Captures keystrokesCritical

This finding indicates that the extension captures keystrokes, which could potentially expose sensitive information or allow unauthorized access.

Technical: The extension uses the tabCapture API to capture screenshots of your browser's tabs, including any keystrokes entered by the user. This is a critical-risk finding due to the potential for data exposure and unauthorized access.

💡 Keystroke capturing is not typically used in legitimate extensions, as it can be considered an invasion of user privacy.

Monitors form inputsMedium

This finding indicates that the extension monitors form inputs, which could potentially expose sensitive information or allow unauthorized access.

Technical: The extension uses event listeners to monitor form inputs, which could allow an attacker to inject malicious scripts into the browser. This is a medium-risk finding due to the potential for XSS attacks.

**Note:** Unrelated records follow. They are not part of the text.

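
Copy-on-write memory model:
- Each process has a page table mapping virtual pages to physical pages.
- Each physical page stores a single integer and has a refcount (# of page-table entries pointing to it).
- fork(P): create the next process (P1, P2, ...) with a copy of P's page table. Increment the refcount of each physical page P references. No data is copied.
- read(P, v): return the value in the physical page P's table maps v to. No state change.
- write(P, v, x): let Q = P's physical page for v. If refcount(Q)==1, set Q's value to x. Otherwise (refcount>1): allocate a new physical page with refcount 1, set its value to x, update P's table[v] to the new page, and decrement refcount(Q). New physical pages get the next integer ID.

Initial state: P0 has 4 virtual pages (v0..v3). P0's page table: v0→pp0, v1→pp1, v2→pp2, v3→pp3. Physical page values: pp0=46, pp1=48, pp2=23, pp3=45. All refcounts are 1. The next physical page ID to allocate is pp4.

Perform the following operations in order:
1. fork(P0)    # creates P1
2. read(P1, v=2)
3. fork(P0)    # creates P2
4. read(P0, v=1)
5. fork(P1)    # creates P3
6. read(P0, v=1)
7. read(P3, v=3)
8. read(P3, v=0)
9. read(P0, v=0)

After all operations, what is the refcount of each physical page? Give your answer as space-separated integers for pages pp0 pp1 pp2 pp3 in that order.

Op 1: fork(P0) -> P1. 4 ppages; refcounts: pp0:2 pp1:2 pp2:2 pp3:2
Op 2: read(P1, v2) -> 23. No state change.
Op 3: fork(P0) -> P2. 4 ppages; refcounts: pp0:3 pp1:3 pp2:3 pp3:3
Op 4: read(P0, v1) -> 48. No state change.
Op 5: fork(P1) -> P3. 4 ppages; refcounts: pp0:4 pp1:4 pp2:4 pp3:4
Op 6: read(P0, v1) -> 48. No state change.
Op 7: read(P3, v3) -> 45. No state change.
Op 8: read(P3, v0) -> 46. No state change.
Op 9: read(P0, v0) -> 46. No state change.

Answer: 4 4 4 4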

💡 Form input monitoring is commonly used in legitimate extensions to validate user input and prevent unauthorized access.

Screen/tab capture APICritical

This finding indicates that the extension uses the screen/tab capture API, which could potentially expose sensitive information or allow unauthorized access.

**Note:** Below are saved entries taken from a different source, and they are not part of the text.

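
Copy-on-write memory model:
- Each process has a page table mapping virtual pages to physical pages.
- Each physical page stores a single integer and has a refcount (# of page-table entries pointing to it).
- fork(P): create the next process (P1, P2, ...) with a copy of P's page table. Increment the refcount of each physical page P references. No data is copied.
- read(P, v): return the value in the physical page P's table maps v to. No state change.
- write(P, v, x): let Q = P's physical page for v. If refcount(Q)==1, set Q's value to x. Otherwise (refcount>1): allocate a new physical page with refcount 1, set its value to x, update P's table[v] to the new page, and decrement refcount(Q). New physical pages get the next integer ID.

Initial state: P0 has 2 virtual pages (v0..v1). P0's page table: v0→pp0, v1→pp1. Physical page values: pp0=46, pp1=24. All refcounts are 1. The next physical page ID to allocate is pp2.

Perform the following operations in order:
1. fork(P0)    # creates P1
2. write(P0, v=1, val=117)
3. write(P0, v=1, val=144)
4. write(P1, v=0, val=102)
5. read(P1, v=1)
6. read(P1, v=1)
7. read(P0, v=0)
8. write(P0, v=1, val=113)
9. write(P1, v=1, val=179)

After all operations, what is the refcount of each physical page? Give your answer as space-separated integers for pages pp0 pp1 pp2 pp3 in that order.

Op 1: fork(P0) -> P1. 2 ppages; refcounts: pp0:2 pp1:2
Op 2: write(P0, v1, 117). refcount(pp1)=2>1 -> COPY to pp2. 3 ppages; refcounts: pp0:2 pp1:1 pp2:1
Op 3: write(P0, v1, 144). refcount(pp2)=1 -> write in place. 3 ppages; refcounts: pp0:2 pp1:1 pp2:1
Op 4: write(P1, v0, 102). refcount(pp0)=2>1 -> COPY to pp3. 4 ppages; refcounts: pp0:1 pp1:1 pp2:1 pp3:1
Op 5: read(P1, v1) -> 24. No state change.
Op 6: read(P1, v1) -> 24. No state change.
Op 7: read(P0, v0) -> 46. No state change.
Op 8: write(P0, v1, 113). refcount(pp2)=1 -> write in place. 4 ppages; refcounts: pp0:1 pp1:1 pp2:1 pp3:1
Op 9: write(P1, v1, 179). refcount(pp1)=1 -> write in place. 4 ppages; refcounts: pp0:1 pp1:1 pp2:1 pp3:1

Answer: 1 1 1 1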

Technical: The extension uses the tabCapture API to capture screenshots of your browser's tabs, including any sensitive information displayed on those tabs. This is a critical-risk finding due to the potential for data exposure and unauthorized access.

💡 Screen/tab capture APIs are not typically used in legitimate extensions, as they can be considered an invasion of user privacy.

Sets up event listenersInfo

This finding indicates that the extension sets up event listeners to monitor user activity.

Technical: The extension uses event listeners to monitor user activity, which could potentially allow an attacker to inject malicious scripts into the browser. However, this is a common practice in legitimate extensions and does not pose a significant risk on its own.

💡 Event listener setup is commonly used in legitimate extensions to respond to user interactions and prevent unauthorized access.

Bottom Line

The Volume Master extension raises concerns about data exposure and potential risks due to its use of the tabCapture API, keystroke capturing, and form input monitoring. While it may provide useful functionality for users who want fine-grained control over their browser's audio settings, we recommend exercising caution when installing this extension and closely reviewing its permissions and behavior.